Commoventi, poi, le pagine sul fascismo (sua la celeberrima formula dell'"autobiografia della nazione"). Gobetti parlava della tirannide con parole aspre già nel 1922, mentre da più parti emerge l'anima illuminista del gruppo di Rivoluzione Liberale. :

"La "rivoluzione" fascista non è una rivoluzione, ma il colpo di Stato compiuto da un'oligarchia mediante l'umiliazione di ogni serietà e coscienza politica - con allegria studentesca. (p. 82)

e proseguiva ancora:

Mussolini non può sciogliere le squadre se non vuol cadere tra sei mesi. Egli non ha altre forze su cui appoggiarsi; essendo evidentemente il sindacalismo fascista un bluff. (p. 82)

Nell'ultima sezione di Avanti nella lotta, amore mio! ritroviamo il Gobetti lettore e critico. Riflette su Dante (qui rivelando una concretezza di recupero del messaggio del Sommo Poeta che raramente le istituzioni dimostrano oggigiorno), su Pirandello, Gogol', Alfieri, Ibsen. In ognuno di loro ravvisa dinamiche psicologiche e letterarie. Elimina la retorica e arriva al cuore delle loro poetiche con folgoranti definizioni come "Pirandello poeta della dialettica" e "l'eterno pellegrinaggio di Sibilla Aleramo". 

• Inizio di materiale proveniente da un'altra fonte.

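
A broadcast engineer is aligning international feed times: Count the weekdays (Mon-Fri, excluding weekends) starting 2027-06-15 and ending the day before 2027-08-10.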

Man mano nella lettura di questo libro una geometria delle idee prende forma ma non è mai un'architettura statica e di astratte formule: è vitale e cangiante come un'esplosione primaverile. 
Febbricitante nella teoria come nell'azione, Gobetti oggi continua a indicarci la via e a dirci che per distruggere un mondo di pregiudizi e deficienze altra strada non c'è che l'ardore e la concretezza. 
"È un lavoro a lunga scadenza che mira a creare degli uomini migliori, più sinceri, più forti."  
Lui, così giovane, ci ha insegnato a non essere mai vigliacchi, a non cedere all'astensione: lo spirito dell'uomo oltrepassa i mali del mondo solo se palpitante di fede e ardore.